Ian's twin, Greg Bevis, and Kenji Rodriguez were added to the Bear Mountain lineup, with Bevis playing drums and keyboards, and Rodriguez performing live visuals. The band continued to perform in Victoria, and XO was re-released by Last Gang Records. The rereleased album garnered national radio airplay for the single "Faded".

In 2014, the band released a cover of Tears for Fears' song "Everybody Wants to Rule the World" in conjunction with Toyota's promotional Scion Sessions, with a video that featured the band dancing in front of the Vancouver Public Library.

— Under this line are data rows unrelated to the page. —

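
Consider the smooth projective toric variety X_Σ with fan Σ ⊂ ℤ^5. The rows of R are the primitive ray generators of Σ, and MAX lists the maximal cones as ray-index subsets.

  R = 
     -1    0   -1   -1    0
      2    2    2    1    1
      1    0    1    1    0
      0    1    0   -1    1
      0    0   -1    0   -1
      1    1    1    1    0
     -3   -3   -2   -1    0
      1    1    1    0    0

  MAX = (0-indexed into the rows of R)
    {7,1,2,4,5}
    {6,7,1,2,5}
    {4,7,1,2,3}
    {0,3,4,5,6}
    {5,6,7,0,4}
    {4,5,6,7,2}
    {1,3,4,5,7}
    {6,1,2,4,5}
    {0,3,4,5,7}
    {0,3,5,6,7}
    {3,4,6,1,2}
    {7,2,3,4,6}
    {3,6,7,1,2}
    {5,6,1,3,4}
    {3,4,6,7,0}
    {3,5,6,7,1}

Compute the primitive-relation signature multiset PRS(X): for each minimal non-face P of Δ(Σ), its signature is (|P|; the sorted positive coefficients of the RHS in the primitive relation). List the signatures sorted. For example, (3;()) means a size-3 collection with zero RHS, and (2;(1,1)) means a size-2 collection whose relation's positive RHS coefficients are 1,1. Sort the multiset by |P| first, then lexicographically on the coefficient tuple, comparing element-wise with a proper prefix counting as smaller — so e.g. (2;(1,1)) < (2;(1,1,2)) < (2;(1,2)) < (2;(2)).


The 5 primitive collections of Σ (r=8, n=5):

  P={0,2}:  v_{0} + v_{2} = 0 ; sig = (2;())
  P={0,1}:  v_{0} + v_{1} = v_{3} + v_{5} ; sig = (2;(1,1))
  P={2,3,5}:  v_{2} + v_{3} + v_{5} = v_{1} ; sig = (3;(1))
  P={1,4,6,7}:  v_{1} + v_{4} + v_{6} + v_{7} = 0 ; sig = (4;())
  P={3,4,5,6,7}:  v_{3} + v_{4} + v_{5} + v_{6} + v_{7} = v_{0} ; sig = (5;(1))

Signatures (|P|; sorted positive RHS coefficients), sorted:
    (2;())
    (2;(1,1))
    (3;(1))
    (4;())
    (5;(1))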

In 2015, the band released the single "Hopeful". This was followed in 2016 with a second album, Badu. In advance of the new release, they performed a studio session for the Canadian music magazine Exclaim!, performing an acoustic rendition of "Faded" in the Last Gang Records offices.

In 2018, Ian Bevis and Greg Bevis left the band. Ian began a solo career and Greg moved to Los Angeles to work as a composer for the film industry.